His team as it was had moved on. He heard that Sharon was now ‘shacked up’ with a DS in Lewisham and had moved to the station there. The big difference was no Bob as Custody Sergeant. Jazz took great pleasure in being at his trial and seeing him get twelve years. Hopefully his time in prison would be painful.
Bob had pretended to be Jazz’s friend at the police station, but all the time he had been working for Bam Bam, one of the local gang leaders. Jazz had confided in Bob as a fellow officer and friend, telling him things about his investigation that he would never tell another officer, and all the time Bob was passing everything on to Bam Bam. Jazz still felt the immense anger rising as he remembered that it was Bob who was responsible for the death of a fellow officer. A crime that should have seen him hung. Oh no, he certainly wasn’t at all ashamed about what he had organised. Jazz had some very useful contacts and he’d arranged for Bob to be given a prison welcome when he arrived. He had heard that after an indecent amount of time in prison Bob was found in the hospital wing with enough cracked and broken bones to keep him in agony for quite some time. Jazz hoped he would never walk again. No, he definitely didn’t feel any shame in arranging this. He was proud of it! He did it for Tony.

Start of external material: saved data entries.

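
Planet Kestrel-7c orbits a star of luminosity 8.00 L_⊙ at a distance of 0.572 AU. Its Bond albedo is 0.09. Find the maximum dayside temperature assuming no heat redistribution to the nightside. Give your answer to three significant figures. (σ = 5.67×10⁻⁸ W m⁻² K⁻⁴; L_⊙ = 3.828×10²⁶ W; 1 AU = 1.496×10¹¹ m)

T_ss ≈ 855 K

d = 0.572 AU = 8.56×10¹⁰ m.
L = 8.00 × 3.828×10²⁶ = 3.06×10²⁷ W.
Flux: S = L/(4πd²) = 3.06×10²⁷/(4π×(8.56×10¹⁰)²) = 3.33×10⁴ W m⁻².
With no redistribution each surface element balances locally: S(1−A) = σT⁴.
T = [3.33×10⁴ × 0.91 / 5.67×10⁻⁸]^(1/4) = (5.34×10¹¹)^(1/4) = 855 K.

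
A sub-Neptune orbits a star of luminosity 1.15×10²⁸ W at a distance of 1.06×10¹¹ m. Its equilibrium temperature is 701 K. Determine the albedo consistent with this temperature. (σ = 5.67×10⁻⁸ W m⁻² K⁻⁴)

A ≈ 0.33

Flux: S = L/(4πd²) = 1.15×10²⁸/(4π×(1.06×10¹¹)²) = 8.14×10⁴ W m⁻².
From T_eq⁴ = S(1−A)/(4σ): 1−A = 4σT_eq⁴/S.
1−A = 4 × 5.67×10⁻⁸ × (701)⁴ / 8.14×10⁴ = 0.672.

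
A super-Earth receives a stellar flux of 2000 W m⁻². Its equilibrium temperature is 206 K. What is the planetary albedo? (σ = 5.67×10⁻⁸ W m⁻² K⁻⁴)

From T_eq⁴ = S(1−A)/(4σ): 1−A = 4σT_eq⁴/S.
1−A = 4 × 5.67×10⁻⁸ × (206)⁴ / 2000 = 0.204.

A ≈ 0.80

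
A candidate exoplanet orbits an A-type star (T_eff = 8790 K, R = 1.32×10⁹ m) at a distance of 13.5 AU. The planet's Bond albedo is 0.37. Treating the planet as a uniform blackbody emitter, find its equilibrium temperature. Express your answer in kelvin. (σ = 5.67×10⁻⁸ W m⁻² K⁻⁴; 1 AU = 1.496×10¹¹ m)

T_eq ≈ 142 K

d = 13.5 AU = 2.02×10¹² m.
L = 4πR_⋆²σT_⋆⁴ = 4π(1.32×10⁹)² × 5.67×10⁻⁸ × (8790)⁴ = 7.41×10²⁷ W.
S = L/(4πd²) = 145 W m⁻².
Energy balance: absorbed = emitted ⇒ πR²·S(1−A) = 4πR²·σT_eq⁴, so T_eq⁴ = S(1−A)/(4σ).
T_eq = [145 × 0.63 / (4 × 5.67×10⁻⁸)]^(1/4) = (4.02×10⁸)^(1/4) = 142 K.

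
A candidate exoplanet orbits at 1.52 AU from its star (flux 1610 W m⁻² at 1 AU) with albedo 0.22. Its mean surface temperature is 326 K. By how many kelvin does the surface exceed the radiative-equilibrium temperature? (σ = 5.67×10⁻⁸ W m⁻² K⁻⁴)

S = 1610/1.52² = 696.8 W m⁻².
T_eq = [S(1−A)/(4σ)]^(1/4) = [696.8×0.78/(4×5.67×10⁻⁸)]^(1/4) = 221.3 K.
ΔT = T_surf − T_eq = 326 − 221.3.

ΔT ≈ 104.7 K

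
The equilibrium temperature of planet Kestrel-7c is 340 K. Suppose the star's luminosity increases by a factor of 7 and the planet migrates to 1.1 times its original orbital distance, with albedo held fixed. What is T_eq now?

T_eq ≈ 527 K

T_eq ∝ L^(1/4) · d^(−1/2).
T′ = 340 × 7^(1/4) / 1.1^(1/2) = 527 K.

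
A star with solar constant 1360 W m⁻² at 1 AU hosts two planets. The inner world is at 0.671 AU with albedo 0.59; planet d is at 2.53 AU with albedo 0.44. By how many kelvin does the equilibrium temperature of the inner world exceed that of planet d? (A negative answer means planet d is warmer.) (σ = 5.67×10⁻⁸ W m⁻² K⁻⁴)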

Now Bam Bam was a different matter. This big, fat, evil bastard was well looked after in prison and closely guarded by the cons and guards. Bam Bam had contacts on the inside and couldn’t be touched, Jazz knew this, but he had killed DC Tony Sepple and that meant that Bam Bam would have to die. Jazz could wait. There would come a time when he would get his revenge for Tony’s death and all the treachery.
Again, he expected his team to be new Detective Constables. No one wanted to work with him. As was said none t
oo quietly, he had now got two DC’s killed. They conveniently forgot to mention to the new team that it wasn’t Jazz’s fault, but all to do with Bob the Custody Sergeant and Bam Bam who were now behind bars.
First of all he had to report to Detective Chief Inspector Radley, who had been on the telly again recently. He had become the blue-eyed boy in the Met Police and the press loved him. He got full credit for breaking ‘The Holy Trinity’ and seemed to be enjoying the fame. No one had mentioned Jazz in this, but he didn’t care. He hated the press anyway. They just caused trouble and poked their noses into areas that were better left undisturbed.